Hope Stockel’s life revolves around clean living and lifting heavy weight.
The diet of a typical young adult is not conducive to making the Summer Olympic Games, like Stockel strives to do, in either 2020 or 2024.
Still, this 20-year-old Flowery Branch High graduate recently had reason to celebrate a great performance way across the globe, lifting in a pair of events at the Junior World Championships June 9 in Wroclaw, Poland.
As a treat, Stockel broke for just a brief moment from her normal way of life afterward to chow down on some delicious hamburgers and french fries with friends competing with the U.S. Joining her in the celebratory meal was her friend, Maddy Myers, who holds the U.S. Junior record in the clean and jerk.
In the snatch, Stockel, a 58-kilogram lifter, locked out her second of three lifts of 74 kilograms for a 17th-place spot at the Junior World Championships.
Then in the clean and jerk, her second attempt of 94 kilograms was her heaviest successful lift, earning a 13th-place spot.
Not only had Stockel, the 14th-ranked lifter in her weight class, had the chance as one of 15 Americans to lift in Poland, it also signaled the end of her lifting career as a junior in world competition.
“It was a once-in-a-lifetime opportunity to compete at the Junior World Championships,” said Stockel, who lifts with the guidance of her father, C.J., as coach. “I feel very honored to have represented the United States.”
Both events make it imperative to have great technique and explosive strength.
Stockel said weightlifting has never been a chore. Her father C.J., who previously served as strength and conditioning coach at Flowery Branch High, got her interested in the sport when she was 7. Thirteeen years later, she hasn’t slowed down in her pursuit of greatness.
Stockel is pushing to break her best lifts in events where she’s having to finish with the weight above her head. To push to be one of the best in the US, she’s training for three hours, six days every week at Buford’s CrossFit Orange Groove.

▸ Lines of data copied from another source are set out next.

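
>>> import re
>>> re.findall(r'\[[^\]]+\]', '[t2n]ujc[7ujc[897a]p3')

Matches: at [0:5] → '[t2n]'; at [8:19] → '[7ujc[897a]'.
Since nothing is captured, `findall` lists the 2 matched substrings directly.

['[t2n]', '[7ujc[897a]']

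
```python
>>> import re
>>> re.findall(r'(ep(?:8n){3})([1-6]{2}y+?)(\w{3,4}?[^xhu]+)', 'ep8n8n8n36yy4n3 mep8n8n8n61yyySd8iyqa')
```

This matches the literal 'ep', then the literal '8n' repeated 3 times (captured); then exactly 2 of a character in [1-6], then one or more of a literal 'y' (lazy) (captured); then 3 to 4 of a word character (lazy), then one or more of any character except [xhu] (captured).
Because the quantifier is non-greedy, it stops expanding at the earliest point where the rest of the pattern can succeed.
Scanning left to right: at [0:37] match 'ep8n8n8n36yy4n3 mep8n8n8n61yyySd8iyqa', groups = ('ep8n8n8n', '36y', 'y4n3 mep8n8n8n61yyySd8iyqa').
With 3 capturing groups, `findall` returns a 3-tuple per match.

[('ep8n8n8n', '36y', 'y4n3 mep8n8n8n61yyySd8iyqa')]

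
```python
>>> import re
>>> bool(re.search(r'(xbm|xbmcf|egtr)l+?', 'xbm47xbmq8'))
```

False

`re.search` scans for the first position where the pattern succeeds.
Here the pattern never matches, so the call returns None, and `bool(None)` is False.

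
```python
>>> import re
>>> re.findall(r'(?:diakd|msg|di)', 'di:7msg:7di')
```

Scanning left to right: at [0:2] → 'di'; at [4:7] → 'msg'; at [9:11] → 'di'.
Since nothing is captured, `findall` lists the 3 matched substrings directly.

['di', 'msg', 'di']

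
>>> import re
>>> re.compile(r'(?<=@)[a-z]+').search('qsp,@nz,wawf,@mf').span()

The `(?=…)`/`(?<=…)` assertion just peeks at neighbouring text; it doesn't advance the match position.
The match spans [5:7] → 'nz'.

(5, 7)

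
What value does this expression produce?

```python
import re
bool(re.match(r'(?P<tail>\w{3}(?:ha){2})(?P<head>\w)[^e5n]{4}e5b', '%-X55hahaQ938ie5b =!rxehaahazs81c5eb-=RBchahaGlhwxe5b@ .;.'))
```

False

The pattern matches exactly 3 of a word character, then the literal 'ha' repeated 2 times (captured as 'tail'); then a word character (captured as 'head'); then exactly 4 of any character except [e5n], then the literal 'e5b'.
`match` is anchored at position 0; if the pattern doesn't fit there, it returns None.
Here position 0 doesn't satisfy it, so the call returns None, and `bool(None)` is False.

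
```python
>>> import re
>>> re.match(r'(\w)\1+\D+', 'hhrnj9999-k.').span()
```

A backreference is literal: `\1` must see the identical characters the first group matched.
`re.match` only tries the pattern at the start of the string.
The match spans [0:5] → 'hhrnj'.
Captured: group 1 = 'h'.

(0, 5)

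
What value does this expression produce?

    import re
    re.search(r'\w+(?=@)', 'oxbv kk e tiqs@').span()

(10, 14)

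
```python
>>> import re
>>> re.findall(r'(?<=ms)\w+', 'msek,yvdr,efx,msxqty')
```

['ek', 'xqty']

The lookaround is zero-width — it requires the adjacent text to match without consuming it, so the asserted text isn't part of the match.
Walking the string: at [2:4] → 'ek'; at [16:20] → 'xqty'.
`findall` yields the raw match text (2 of them) because the pattern has no groups.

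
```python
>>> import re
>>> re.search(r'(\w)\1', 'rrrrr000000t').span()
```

After group 1 captures some text, `\1` only succeeds where that same text appears again.
The match spans [0:2] → 'rr'.

(0, 2)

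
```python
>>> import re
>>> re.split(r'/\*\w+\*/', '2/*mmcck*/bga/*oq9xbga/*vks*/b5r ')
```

The string is cut at each match, leaving 3 pieces.

['2', 'bga/*oq9xbga', 'b5r ']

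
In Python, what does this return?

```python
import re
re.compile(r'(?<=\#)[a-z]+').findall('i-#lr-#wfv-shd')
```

['lr', 'wfv']

Because the assertion is zero-width, the text it checks is not consumed and won't appear in the result.
Since nothing is captured, `findall` lists the 2 matched substrings directly.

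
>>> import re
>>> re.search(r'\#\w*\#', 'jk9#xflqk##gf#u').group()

The match spans [3:10] → '#xflqk#'.

'#xflqk#'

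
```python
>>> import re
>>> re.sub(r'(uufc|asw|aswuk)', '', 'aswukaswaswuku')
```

'ukuku'

Alternation tries branches left to right and keeps the first one that lets the overall match succeed at that position.
Matches: at [0:3] → 'asw'; at [5:8] → 'asw'; at [8:11] → 'asw'.
Every occurrence is swapped for ''.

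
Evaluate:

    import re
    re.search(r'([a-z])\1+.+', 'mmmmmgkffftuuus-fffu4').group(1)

The backreference `\1` re-matches whatever the first group consumed, character for character.
`re.search` scans for the first position where the pattern succeeds.
The match spans [0:21] → 'mmmmmgkffftuuus-fffu4'.
Captured: group 1 = 'm'.

'm'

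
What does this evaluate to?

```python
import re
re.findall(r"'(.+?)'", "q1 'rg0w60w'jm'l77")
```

Scanning left to right: at [3:12] match "'rg0w60w'", group 1 = 'rg0w60w'.
Because there's exactly one group, `findall` drops the full match and keeps group 1 from the one hit.

['rg0w60w']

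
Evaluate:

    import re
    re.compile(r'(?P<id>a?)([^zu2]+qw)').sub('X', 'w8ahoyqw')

'X'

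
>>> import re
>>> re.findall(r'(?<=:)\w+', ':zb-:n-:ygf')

['zb', 'n', 'ygf']

The lookaround is zero-width — it requires the adjacent text to match without consuming it, so the asserted text isn't part of the match.
Matches: at [1:3] → 'zb'; at [5:6] → 'n'; at [8:11] → 'ygf'.
With no groups in the pattern, `findall` gives back each whole match — 3 here.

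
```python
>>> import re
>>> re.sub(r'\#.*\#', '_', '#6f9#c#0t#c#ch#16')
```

'_16'

Matches: at [0:15] → '#6f9#c#0t#c#ch#'.
`sub` substitutes '_' at each match site.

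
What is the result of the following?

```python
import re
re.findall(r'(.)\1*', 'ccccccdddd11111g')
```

['c', 'd', '1', 'g']

The backreference `\1` re-matches whatever the first group consumed, character for character.
Matches: at [0:6] match 'cccccc', group 1 = 'c'; at [6:10] match 'dddd', group 1 = 'd'; at [10:15] match '11111', group 1 = '1'; at [15:16] match 'g', group 1 = 'g'.
One capturing group, so `findall` returns just the captured substring from each match — 4 in all.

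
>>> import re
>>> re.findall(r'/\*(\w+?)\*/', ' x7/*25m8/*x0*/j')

['x0']

Scanning left to right: at [9:15] match '/*x0*/', group 1 = 'x0'.
`findall` collects group 1 from the one match (1 total).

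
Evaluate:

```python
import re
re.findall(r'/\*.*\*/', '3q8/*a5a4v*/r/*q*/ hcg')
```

['/*a5a4v*/r/*q*/']

Scanning left to right: at [3:18] → '/*a5a4v*/r/*q*/'.
No capturing groups, so `findall` returns the 1 full match string.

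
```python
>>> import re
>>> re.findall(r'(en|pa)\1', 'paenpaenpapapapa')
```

After group 1 captures some text, `\1` only succeeds where that same text appears again.
One capturing group, so `findall` returns just the captured substring from each match — 2 in all.

['pa', 'pa']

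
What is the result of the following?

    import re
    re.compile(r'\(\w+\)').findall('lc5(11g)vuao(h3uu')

['(11g)']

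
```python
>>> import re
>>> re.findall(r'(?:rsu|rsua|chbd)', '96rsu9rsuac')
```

Branches in `(...|...)` are attempted left-to-right; the first branch that allows the whole pattern to succeed is taken.
Walking the string: at [2:5] → 'rsu'; at [6:9] → 'rsu'.
`findall` yields the raw match text (2 of them) because the pattern has no groups.

['rsu', 'rsu']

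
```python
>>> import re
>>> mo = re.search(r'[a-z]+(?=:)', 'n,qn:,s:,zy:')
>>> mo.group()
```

'qn'

The `(?=…)`/`(?<=…)` assertion just peeks at neighbouring text; it doesn't advance the match position.
`re.search` tries every starting position until one works.
The match spans [2:4] → 'qn'.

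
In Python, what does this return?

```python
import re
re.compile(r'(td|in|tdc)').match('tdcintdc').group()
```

'td'

The regex engine tests alternatives in the order written; an earlier branch that matches wins even if a later one would match more.
With `match`, the pattern is implicitly anchored at the beginning.
The match spans [0:2] → 'td'.
Captured: group 1 = 'td'.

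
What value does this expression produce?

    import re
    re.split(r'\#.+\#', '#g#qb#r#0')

Matches to split on: at [0:8] → '#g#qb#r#'.
The string is cut at each match, leaving 2 pieces.

['', '0']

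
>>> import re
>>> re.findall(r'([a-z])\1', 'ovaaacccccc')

['a', 'c', 'c', 'c']

After group 1 captures some text, `\1` only succeeds where that same text appears again.
Scanning left to right: at [2:4] match 'aa', group 1 = 'a'; at [5:7] match 'cc', group 1 = 'c'; at [7:9] match 'cc', group 1 = 'c'; at [9:11] match 'cc', group 1 = 'c'.
`findall` collects group 1 from each match (4 total).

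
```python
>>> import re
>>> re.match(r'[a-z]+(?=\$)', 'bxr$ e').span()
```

(0, 3)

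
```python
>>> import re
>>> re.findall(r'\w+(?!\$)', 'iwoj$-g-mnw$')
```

['iwo', 'g', 'mn']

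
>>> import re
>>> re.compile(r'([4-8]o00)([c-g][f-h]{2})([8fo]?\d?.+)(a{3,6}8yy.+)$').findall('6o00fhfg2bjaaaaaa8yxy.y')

[]

Pattern: a character in [4-8], then the literal 'o00' (captured); then a character in [c-g], then exactly 2 of a character in [f-h] (captured); then optionally one of [8fo], then optionally a digit, then one or more of any character (captured); then 3 to 6 of the literal 'a', then the literal '8yy', then one or more of any character (captured); then anchored at the end.
4 groups means each result is a tuple of 4 captured strings — 0 here.
Nothing in the string satisfies the pattern, so the list is empty.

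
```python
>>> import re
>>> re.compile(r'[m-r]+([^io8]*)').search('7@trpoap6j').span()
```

(3, 10)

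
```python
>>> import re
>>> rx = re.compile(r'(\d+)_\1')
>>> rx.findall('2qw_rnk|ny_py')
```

[]

Because there's exactly one group, `findall` drops the full match and keeps group 1 from each hit.
Nothing in the string satisfies the pattern, so the list is empty.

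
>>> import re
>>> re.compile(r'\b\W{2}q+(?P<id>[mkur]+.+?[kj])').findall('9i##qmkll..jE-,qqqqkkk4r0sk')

['mkll..j', 'kkk4r0sk']

The pattern matches a word boundary (`\b`, zero-width); then exactly 2 of a non-word character, then one or more of the literal 'q'; then one or more of one of [mkur], then one or more of any character (lazy), then one of [kj] (captured as 'id').
A non-greedy quantifier consumes as few characters as it can — just enough that the remainder of the pattern still matches from where it stops; whatever follows it matches normally.
Matches: at [2:12] match '##qmkll..j', group 1 = 'mkll..j'; at [13:27] match '-,qqqqkkk4r0sk', group 1 = 'kkk4r0sk'.
One capturing group, so `findall` returns just the captured substring from each match — 2 in all.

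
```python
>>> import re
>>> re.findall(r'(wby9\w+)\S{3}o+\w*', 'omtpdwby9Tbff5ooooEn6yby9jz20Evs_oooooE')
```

['wby9Tbff5ooooEn6yby9jz20Evs_o']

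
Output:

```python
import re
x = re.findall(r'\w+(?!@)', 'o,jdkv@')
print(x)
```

The negative lookahead/lookbehind blocks any match where the forbidden context is present.
No capturing groups, so `findall` returns the 2 full match strings.

['o', 'jdk']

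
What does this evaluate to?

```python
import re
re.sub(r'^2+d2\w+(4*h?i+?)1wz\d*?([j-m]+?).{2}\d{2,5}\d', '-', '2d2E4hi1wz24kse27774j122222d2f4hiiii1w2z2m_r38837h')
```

'-j122222d2f4hiiii1w2z2m_r38837h'

Pattern: anchored at the start of the string; then one or more of the literal '2', then the literal 'd2', then one or more of a word character; then zero or more of the literal '4', then optionally the literal 'h', then one or more of the literal 'i' (lazy) (captured); then the literal '1wz', then zero or more of a digit (lazy); then one or more of a character in [j-m] (lazy) (captured); then exactly 2 of any character, then 2 to 5 of a digit, then a digit.
Every occurrence is swapped for '-'.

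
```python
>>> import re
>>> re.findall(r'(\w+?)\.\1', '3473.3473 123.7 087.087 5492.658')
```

After group 1 captures some text, `\1` only succeeds where that same text appears again.
With a single group, `findall` returns only what that group captured — 2 items.

['3473', '087']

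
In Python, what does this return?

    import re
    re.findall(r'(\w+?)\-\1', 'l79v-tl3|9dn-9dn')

['9dn']

`\1` has to match the exact text group 1 already captured.
Because there's exactly one group, `findall` drops the full match and keeps group 1 from the one hit.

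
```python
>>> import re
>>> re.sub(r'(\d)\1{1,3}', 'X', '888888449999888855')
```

'XXXXXX'

A backreference is literal: `\1` must see the identical characters the first group matched.
Every occurrence is swapped for 'X'.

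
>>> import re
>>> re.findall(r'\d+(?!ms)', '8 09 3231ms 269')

Because the assertion is negative and zero-width, positions next to the forbidden text are skipped.
Matches: at [0:1] → '8'; at [2:4] → '09'; at [5:8] → '323'; at [12:15] → '269'.
`findall` yields the raw match text (4 of them) because the pattern has no groups.

['8', '09', '323', '269']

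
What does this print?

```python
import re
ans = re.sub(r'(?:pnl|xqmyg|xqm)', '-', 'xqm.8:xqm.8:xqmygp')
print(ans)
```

-.8:-.8:-p

`|` is ordered: at each position the engine commits to the first alternative that works.
Matches: at [0:3] → 'xqm'; at [6:9] → 'xqm'; at [12:17] → 'xqmyg'.
Each match is replaced by '-'.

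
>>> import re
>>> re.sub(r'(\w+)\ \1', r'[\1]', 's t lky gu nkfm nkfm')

`\1` is not a pattern — it's the concrete string captured by group 1, re-applied verbatim.
The replacement refers to a captured group, so each match is rewritten using its own captured text.

's t lky gu [nkfm]'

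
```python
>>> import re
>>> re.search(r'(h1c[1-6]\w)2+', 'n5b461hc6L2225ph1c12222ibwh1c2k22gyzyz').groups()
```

Pattern: the literal 'h1c', then a character in [1-6], then a word character (captured); then one or more of a literal '2'.
`re.search` scans for the first position where the pattern succeeds.
The match spans [15:23] → 'h1c12222'.
Captured: group 1 = 'h1c12'.

('h1c12',)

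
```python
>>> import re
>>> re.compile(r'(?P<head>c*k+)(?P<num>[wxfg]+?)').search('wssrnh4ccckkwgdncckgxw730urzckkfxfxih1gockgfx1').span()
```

(7, 13)

A non-greedy quantifier consumes as few characters as it can — just enough that the remainder of the pattern still matches from where it stops; whatever follows it matches normally.
The match spans [7:13] → 'ccckkw'.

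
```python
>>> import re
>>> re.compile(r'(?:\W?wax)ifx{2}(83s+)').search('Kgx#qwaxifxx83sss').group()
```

This matches optionally a non-word character, then the literal 'wa', then the literal 'x' (non-capturing group); then the literal 'if', then exactly 2 of the literal 'x'; then the literal '83', then one or more of the literal 's' (captured).
`search` walks the string left to right and returns the first match it finds.
The match spans [5:17] → 'waxifxx83sss'.
Captured: group 1 = '83sss'.

'waxifxx83sss'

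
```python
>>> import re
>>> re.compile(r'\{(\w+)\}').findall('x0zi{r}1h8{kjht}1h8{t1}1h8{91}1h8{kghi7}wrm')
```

Matches: at [4:7] match '{r}', group 1 = 'r'; at [10:16] match '{kjht}', group 1 = 'kjht'; at [19:23] match '{t1}', group 1 = 't1'; at [26:30] match '{91}', group 1 = '91'; at [33:40] match '{kghi7}', group 1 = 'kghi7'.
Because there's exactly one group, `findall` drops the full match and keeps group 1 from each hit.

['r', 'kjht', 't1', '91', 'kghi7']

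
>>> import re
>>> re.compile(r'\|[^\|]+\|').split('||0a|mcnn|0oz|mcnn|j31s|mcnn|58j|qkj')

Matches to split on: at [1:5] → '|0a|'; at [9:14] → '|0oz|'; at [18:24] → '|j31s|'; at [28:33] → '|58j|'.
Splitting on the pattern gives 5 pieces.

['|', 'mcnn', 'mcnn', 'mcnn', 'qkj']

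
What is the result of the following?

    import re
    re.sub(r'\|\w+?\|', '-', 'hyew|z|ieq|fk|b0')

Matches: at [4:7] → '|z|'; at [10:14] → '|fk|'.
`sub` substitutes '-' at each match site.

'hyew-ieq-b0'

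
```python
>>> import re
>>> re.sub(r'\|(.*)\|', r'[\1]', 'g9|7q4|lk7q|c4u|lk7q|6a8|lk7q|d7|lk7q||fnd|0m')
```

'g9[7q4|lk7q|c4u|lk7q|6a8|lk7q|d7|lk7q||fnd]0m'

Each match is replaced using the text its own group 1 captured.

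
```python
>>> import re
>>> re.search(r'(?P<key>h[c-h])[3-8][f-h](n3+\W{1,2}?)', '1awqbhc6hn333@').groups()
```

('hc', 'n333@')

The match spans [5:14] → 'hc6hn333@'.
Captured: group 1 = 'hc', group 2 = 'n333@'.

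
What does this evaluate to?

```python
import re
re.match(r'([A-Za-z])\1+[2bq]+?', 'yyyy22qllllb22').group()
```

'yyyy2'

`re.match` only tries the pattern at the start of the string.
The match spans [0:5] → 'yyyy2'.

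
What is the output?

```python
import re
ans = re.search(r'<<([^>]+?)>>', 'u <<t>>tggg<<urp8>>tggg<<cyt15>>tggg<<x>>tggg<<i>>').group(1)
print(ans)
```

t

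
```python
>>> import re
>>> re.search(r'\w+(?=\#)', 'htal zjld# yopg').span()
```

(5, 9)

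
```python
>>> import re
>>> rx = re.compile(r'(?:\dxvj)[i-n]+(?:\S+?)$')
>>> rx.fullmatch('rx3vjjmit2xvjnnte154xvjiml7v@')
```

None

This matches a digit, then the literal 'xvj' (non-capturing group); then one or more of a character in [i-n]; then one or more of a non-whitespace character (lazy) (non-capturing group); then anchored at the end.
`fullmatch` succeeds only if the pattern covers the string from start to end.
Here the pattern can't cover the whole string, so the call returns None.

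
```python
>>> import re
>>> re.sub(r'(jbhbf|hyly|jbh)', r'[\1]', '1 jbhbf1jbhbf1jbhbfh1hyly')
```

Branches in `(...|...)` are attempted left-to-right; the first branch that allows the whole pattern to succeed is taken.
The replacement refers to a captured group, so each match is rewritten using its own captured text.

'1 [jbhbf]1[jbhbf]1[jbhbf]h1[hyly]'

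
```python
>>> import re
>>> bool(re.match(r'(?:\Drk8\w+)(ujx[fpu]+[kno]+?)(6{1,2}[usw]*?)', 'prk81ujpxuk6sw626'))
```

False

The pattern matches a non-digit, then the literal 'rk8', then one or more of a word character (non-capturing group); then the literal 'ujx', then one or more of one of [fpu], then one or more of one of [kno] (lazy) (captured); then 1 to 2 of the literal '6', then zero or more of one of [usw] (lazy) (captured).
`re.match` won't scan ahead — the pattern has to work from the very first character.
Here the pattern fails at index 0, so the call returns None, and `bool(None)` is False.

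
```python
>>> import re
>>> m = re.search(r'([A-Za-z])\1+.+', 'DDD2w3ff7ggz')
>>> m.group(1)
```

The match spans [0:12] → 'DDD2w3ff7ggz'.
Captured: group 1 = 'D'.

'D'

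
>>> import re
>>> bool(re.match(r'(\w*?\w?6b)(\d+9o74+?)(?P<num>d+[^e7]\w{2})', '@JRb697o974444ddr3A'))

False

`match` is anchored at position 0; if the pattern doesn't fit there, it returns None.
Here the string doesn't start with a match, so the call returns None, and `bool(None)` is False.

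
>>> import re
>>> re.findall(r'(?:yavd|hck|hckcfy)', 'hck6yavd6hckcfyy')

['hck', 'yavd', 'hck']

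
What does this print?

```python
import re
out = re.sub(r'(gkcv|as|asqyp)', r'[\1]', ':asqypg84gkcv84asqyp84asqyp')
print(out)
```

:[as]qypg84[gkcv]84[as]qyp84[as]qyp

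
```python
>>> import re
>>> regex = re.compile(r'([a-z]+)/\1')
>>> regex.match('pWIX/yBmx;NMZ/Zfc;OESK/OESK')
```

None

After group 1 captures some text, `\1` only succeeds where that same text appears again.
`re.match` only tries the pattern at the start of the string.
Here position 0 doesn't satisfy it, so the call returns None.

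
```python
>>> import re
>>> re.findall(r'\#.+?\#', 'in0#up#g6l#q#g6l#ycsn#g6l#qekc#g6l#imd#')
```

['#up#', '#q#', '#ycsn#', '#qekc#', '#imd#']

Lazy quantifiers expand one character at a time until the remainder of the pattern can match.
Since nothing is captured, `findall` lists the 5 matched substrings directly.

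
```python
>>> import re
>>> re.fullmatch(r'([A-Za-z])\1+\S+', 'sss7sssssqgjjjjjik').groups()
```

The backreference `\1` re-matches whatever the first group consumed, character for character.
`re.fullmatch` requires the pattern to consume the entire string.
The match spans [0:18] → 'sss7sssssqgjjjjjik'.
Captured: group 1 = 's'.

('s',)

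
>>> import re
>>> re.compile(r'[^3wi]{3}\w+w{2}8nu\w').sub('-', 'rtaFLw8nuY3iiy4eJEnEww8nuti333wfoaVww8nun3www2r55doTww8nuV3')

The pattern matches exactly 3 of any character except [3wi], then one or more of a word character; then exactly 2 of a literal 'w', then the literal '8nu', then a word character.
Matches: at [0:58] → 'rtaFLw8nuY3iiy4eJEnEww8nuti333wfoaVww8nun3www2r55doTww8nuV'.
Each match is replaced by '-'.

'-3'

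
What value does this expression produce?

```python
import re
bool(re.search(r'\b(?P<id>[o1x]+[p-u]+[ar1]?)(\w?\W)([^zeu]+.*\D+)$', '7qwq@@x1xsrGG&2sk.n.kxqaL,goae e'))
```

Here nothing in the string fits, so the call returns None, and `bool(None)` is False.

False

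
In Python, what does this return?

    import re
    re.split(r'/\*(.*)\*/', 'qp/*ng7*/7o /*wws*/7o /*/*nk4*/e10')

['qp', 'ng7*/7o /*wws*/7o /*/*nk4', 'e10']

Matches to split on: at [2:31] → '/*ng7*/7o /*wws*/7o /*/*nk4*/'.
`re.split` interleaves the captured-group text with the surrounding fragments.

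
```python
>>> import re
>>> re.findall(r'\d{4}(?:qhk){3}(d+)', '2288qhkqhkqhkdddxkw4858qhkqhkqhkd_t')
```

['ddd', 'd']

The pattern matches exactly 4 of a digit, then the literal 'qhk' repeated 3 times; then one or more of a literal 'd' (captured).
Matches: at [0:16] match '2288qhkqhkqhkddd', group 1 = 'ddd'; at [19:33] match '4858qhkqhkqhkd', group 1 = 'd'.
One capturing group, so `findall` returns just the captured substring from each match — 2 in all.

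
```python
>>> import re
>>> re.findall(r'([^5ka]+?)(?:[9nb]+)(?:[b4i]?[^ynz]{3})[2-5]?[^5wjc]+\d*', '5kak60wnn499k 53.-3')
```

['60w']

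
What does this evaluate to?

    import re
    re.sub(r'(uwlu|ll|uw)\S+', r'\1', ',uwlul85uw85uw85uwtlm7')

Branches in `(...|...)` are attempted left-to-right; the first branch that allows the whole pattern to succeed is taken.
Matches: at [1:22] → 'uwlul85uw85uw85uwtlm7'.
Each match is replaced using the text its own group 1 captured.

',uwlu'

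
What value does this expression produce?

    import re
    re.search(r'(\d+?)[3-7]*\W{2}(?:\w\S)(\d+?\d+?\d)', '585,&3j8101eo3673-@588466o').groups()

('58', '810')

The match spans [0:10] → '585,&3j810'.
Captured: group 1 = '58', group 2 = '810'.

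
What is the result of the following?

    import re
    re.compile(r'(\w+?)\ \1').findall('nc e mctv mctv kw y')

['mctv']

`\1` has to match the exact text group 1 already captured.
One capturing group, so `findall` returns just the captured substring from the one match — 1 in all.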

“I’m training to be a complete athlete,” said Stockel, who graduated in 2013 from Flowery Branch.
She also carefully crafts her diet around the AdvoCare family of nutrition and sports-performance products. She said following a regimented meal plan helps overcome exhaustion and build strength.
Lifting at the Junior World Championships was the biggest of her career to date. It was Stockel’s first event overseas since the Youth World Championships in 2013.
Stockel’s lifting dreams are now tied to her education. She’ll enroll in August at the University of Northern Michigan, where she will train at Olympic Training Site. That means a totally new atmosphere once the seasons change in the winter.
“It’s going to feel a little weird, they have a totally different climate,” said Stockel. “It snows a lot in Marquette, Michigan.”
She relocates to begin the new chapter of her life Aug. 18.